On November 2, 2023, Eataly opened its second Toronto location at Sherway Gardens shopping mall with 25,000 sqft of space. On May 30, 2024, it opened its third Toronto location at Shops at Don Mills with 9800 sqft. A fourth Toronto location opened on November 25, 2025, at the Eaton Centre, spanning 25,000 sqft across two levels. It is also the only city with at least four locations after New York City.

Eataly severed ties with its São Paulo store in December 2023. The franchise holder continued to operate the store without permission until August 2025 when a court order closed the branch.

==Name==
The name Eataly was coined by Celestino Ciocca, a brand strategy consultant who has worked for Texas Instruments and Ernst & Young. He first registered Eataly as a domain name on February 23, 2000, and as a trademark in June 2000. Ciocca sold (by his family company) all his rights to the name to Natale Farinetti on February 3, 2004, by public deed repertorio n° 96538 – raccolta n° 11510.

== Animal welfare ==
In 2022, Eataly signed the European Chicken Commitment (ECC), thereby committing to implement several improvements in chicken living standards and humane slaughter practices by 2026.

==Controversy==
Mario Batali, previously a minority owner and founder of Eataly, is now no longer attached to the company following sexual misconduct allegations against him. Eataly pulled all products bearing his likeness two days after the allegations surfaced in 2017.

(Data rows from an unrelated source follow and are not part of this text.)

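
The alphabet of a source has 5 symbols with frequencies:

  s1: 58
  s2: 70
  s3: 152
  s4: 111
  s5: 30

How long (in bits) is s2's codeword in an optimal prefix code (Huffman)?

2

Huffman merges, smallest pair first:
merge s5(30) and s1(58): 88
merge s2(70) and 88: 158
merge s4(111) and s3(152): 263
merge 158 and 263: 421
s2 sits 2 levels below the root, so its codeword is 2 bits.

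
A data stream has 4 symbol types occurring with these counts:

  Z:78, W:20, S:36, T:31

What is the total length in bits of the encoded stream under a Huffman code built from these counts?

Merge the two smallest weights repeatedly:
W(20) + T(31) → 51
S(36) + 51 → 87
Z(78) + 87 → 165
Total encoded bits = sum of merged weights = 51 + 87 + 165 = 303.

303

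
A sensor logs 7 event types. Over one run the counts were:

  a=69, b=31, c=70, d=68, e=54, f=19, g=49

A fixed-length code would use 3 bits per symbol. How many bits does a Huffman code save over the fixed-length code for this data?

89

Fixed-length: 3 bits × 360 symbols = 1080 bits.
Huffman merges:
combine f(19), b(31) → 50
combine g(49), 50 → 99
combine e(54), d(68) → 122
combine a(69), c(70) → 139
combine 99, 122 → 221
combine 139, 221 → 360
Huffman total = 50 + 99 + 122 + 139 + 221 + 360 = 991 bits.
Saving = 1080 − 991 = 89 bits.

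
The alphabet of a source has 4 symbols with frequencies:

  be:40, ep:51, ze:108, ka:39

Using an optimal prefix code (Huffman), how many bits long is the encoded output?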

==Branded store locations==
| Americas * Canada: 4 * United States: 12 | Asia-Pacific * Japan: 5 * Israel: 1 * Kuwait: 1 * Lebanon: 1 * Qatar: 2 * Saudi Arabia: 1 * South Korea: 3 * United Arab Emirates: 5 | Europe * Germany: 1 * France: 1 * UK: 1 * Italy: 13 * Sweden: 1 * Turkey: 1 |

The Eataly store in Las Vegas' Park MGM is owned by MGM Resorts International.

Other planned stores include a Brussels location.